“Currently, the Chinese authorities are also planning a visit to Tibet by several European External Action Service officials responsible for human rights,” European Union foreign affairs spokeswoman Nabila Maslari said.
The EU team will be led by Paola Pampaloni, Deputy Commander for Asia within the EU Diplomatic Corps.
A visit to Tibet would surely attract attention – European delegations are rarely allowed into the isolated region, and Brussels has long been a vocal critic of Beijing over human rights abuses there.
In a statement marking Human Rights Day last year, the EU pointed to practices such as “compulsory boarding school education and DNA sampling” as “further signs of the dire human rights situation.”
“The EU will continue to call for meaningful, unrestricted and unmonitored access for independent international experts, foreign journalists and diplomats to Tibet, Xinjiang and other parts of China,” the statement said.
In a published report lLast month, Human Rights Watch said the Chinese government has “dramatically accelerated the relocation of Tibetan rural residents and nomadic people” since 2016.
The group said Beijing said the relocations, “often to areas hundreds of kilometres away”, were voluntary and that authorities justified them by saying they would improve residents’ lives and protect the ecological environment.

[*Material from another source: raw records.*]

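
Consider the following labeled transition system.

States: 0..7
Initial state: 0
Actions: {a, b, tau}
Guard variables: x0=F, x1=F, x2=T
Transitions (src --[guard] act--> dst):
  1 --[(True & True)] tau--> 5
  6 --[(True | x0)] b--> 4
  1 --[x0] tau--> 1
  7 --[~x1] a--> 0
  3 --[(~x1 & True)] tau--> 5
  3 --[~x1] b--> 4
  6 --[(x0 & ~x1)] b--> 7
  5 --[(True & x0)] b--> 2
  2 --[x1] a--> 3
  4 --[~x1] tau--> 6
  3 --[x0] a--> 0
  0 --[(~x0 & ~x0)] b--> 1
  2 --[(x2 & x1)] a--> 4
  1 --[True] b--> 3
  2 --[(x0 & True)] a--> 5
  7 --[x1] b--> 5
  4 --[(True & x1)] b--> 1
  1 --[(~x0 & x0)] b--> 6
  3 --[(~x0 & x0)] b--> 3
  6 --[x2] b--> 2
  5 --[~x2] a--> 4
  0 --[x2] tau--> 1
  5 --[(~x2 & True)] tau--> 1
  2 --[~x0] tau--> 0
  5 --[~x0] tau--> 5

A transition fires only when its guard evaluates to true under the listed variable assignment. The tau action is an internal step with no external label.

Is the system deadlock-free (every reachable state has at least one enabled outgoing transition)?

Reach set: {0,1,2,3,4,5,6}
  0: b→1  tau→1  [2 out]
  1: b→3  tau→5  [2 out]
  2: tau→0  [1 out]
  3: b→4  tau→5  [2 out]
  4: tau→6  [1 out]
  5: tau→5  [1 out]
  6: b→2  b→4  [2 out]

Answer: DEADLOCK-FREE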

The Chinese government denies all charges of human rights abuses in Tibet and has long denied accusations that it is restricting religious freedom in the region, while saying Tibetan Buddhism should adapt to conditions in China.
The situation in Xinjiang is also expected to be on the agenda in Chongqing.
During the meeting in the Belgian capital, the EU also addressed “the deteriorating situation of freedom of peaceful assembly, association and freedom of expression in Hong Kong,” according to an EU statement on the talks.
According to the statement, China “focused on the situation and treatment of refugees and migrants in the EU, as well as manifestations of racism and xenophobia in the EU.”
At the EU-China summit in 2022, a pledge was made to resume talks.
The ongoing sanctions relate to the human rights situation in Xinjiang, where the Chinese government is accused of carrying out widespread persecution targeting Uighurs and other Muslim minorities across the northwestern region.
Lawmakers say that if companies are unable to carry out the necessary due diligence on their suppliers – as is often the case in Xinjiang, where Western auditing agencies have little operation – they should withdraw from the region in question.
Beijing countered that the allegations were “based on disinformation and lies fabricated by anti-China forces and are based on a presumption of guilt.”